= Vavasour baronets, of Hazlewood (second creation, 1828) =

The Vavasour Baronetcy, of Hazlewood in the County of York, was created in the Baronetage of the United Kingdom on 14 February 1828 for Edward Vavasour. He was the third son of Charles Stourton, 17th Baron Stourton (see Baron Stourton for earlier history of the family), and the maternal cousin of the seventh and last Vavasour Baronet of the 1628 creation. He succeeded to the Vavasour estates and assumed by Royal licence the surname of Vavasour.

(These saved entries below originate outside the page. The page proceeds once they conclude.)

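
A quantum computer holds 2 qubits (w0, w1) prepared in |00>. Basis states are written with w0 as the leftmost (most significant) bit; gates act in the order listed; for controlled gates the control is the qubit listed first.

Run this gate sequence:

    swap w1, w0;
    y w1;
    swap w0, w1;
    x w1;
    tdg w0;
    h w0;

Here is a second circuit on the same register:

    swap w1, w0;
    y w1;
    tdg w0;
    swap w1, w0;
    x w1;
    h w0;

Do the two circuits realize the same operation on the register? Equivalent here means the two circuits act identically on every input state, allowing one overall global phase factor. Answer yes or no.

No — the two circuits implement different unitaries, even allowing a global phase.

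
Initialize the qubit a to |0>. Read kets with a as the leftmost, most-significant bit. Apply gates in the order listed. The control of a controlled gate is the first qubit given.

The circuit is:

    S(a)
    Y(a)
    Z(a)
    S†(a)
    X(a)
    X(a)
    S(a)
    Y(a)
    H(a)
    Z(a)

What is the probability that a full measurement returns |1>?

Outcome |1> occurs with probability 1/2.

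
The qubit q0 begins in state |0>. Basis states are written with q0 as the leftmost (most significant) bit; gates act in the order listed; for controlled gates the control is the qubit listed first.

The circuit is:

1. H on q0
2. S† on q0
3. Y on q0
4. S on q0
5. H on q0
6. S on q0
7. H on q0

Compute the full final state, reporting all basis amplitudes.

The resulting statevector has amplitude -sqrt(2)/2 on |0>, -sqrt(2)/2 on |1>.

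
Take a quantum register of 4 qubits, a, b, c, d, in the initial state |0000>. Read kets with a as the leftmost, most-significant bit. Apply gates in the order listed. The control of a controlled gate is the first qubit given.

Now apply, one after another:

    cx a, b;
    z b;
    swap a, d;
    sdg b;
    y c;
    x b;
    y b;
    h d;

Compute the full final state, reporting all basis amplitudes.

The resulting statevector has amplitude sqrt(2)/2 on |0010>, sqrt(2)/2 on |0011>, and 0 on every other basis state.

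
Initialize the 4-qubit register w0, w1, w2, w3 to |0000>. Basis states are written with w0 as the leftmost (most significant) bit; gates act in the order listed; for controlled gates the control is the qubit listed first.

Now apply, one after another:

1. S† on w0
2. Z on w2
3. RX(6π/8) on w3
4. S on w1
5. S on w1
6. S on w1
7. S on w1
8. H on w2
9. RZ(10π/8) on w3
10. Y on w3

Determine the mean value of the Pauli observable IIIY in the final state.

The expectation value of IIIY is 1/2. Key observation: the block from step 4 through step 7 cancels to the identity and can be dropped.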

== Vavasour baronets, of Hazlewood (1828) ==

Second creation
- Sir Edward Marmaduke Stourton Vavasour, 1st Baronet (1786–1847)
- Sir Edward Marmaduke Vavasour, 2nd Baronet (1815–1885)
- Sir William Edward Joseph Vavasour, 3rd Baronet (1846–1915)
- Sir Leonard Pius Vavasour, 4th Baronet (1881–1961)
- Sir Geoffrey William Vavasour, 5th Baronet (1914–1997)
- Sir Eric Michel Joseph Marmaduke Vavasour, 6th Baronet (born 1953)

The heir apparent to the baronetcy is Joseph Ian Hugh Andre Vavasour (born 1978), eldest son of the 6th Baronet.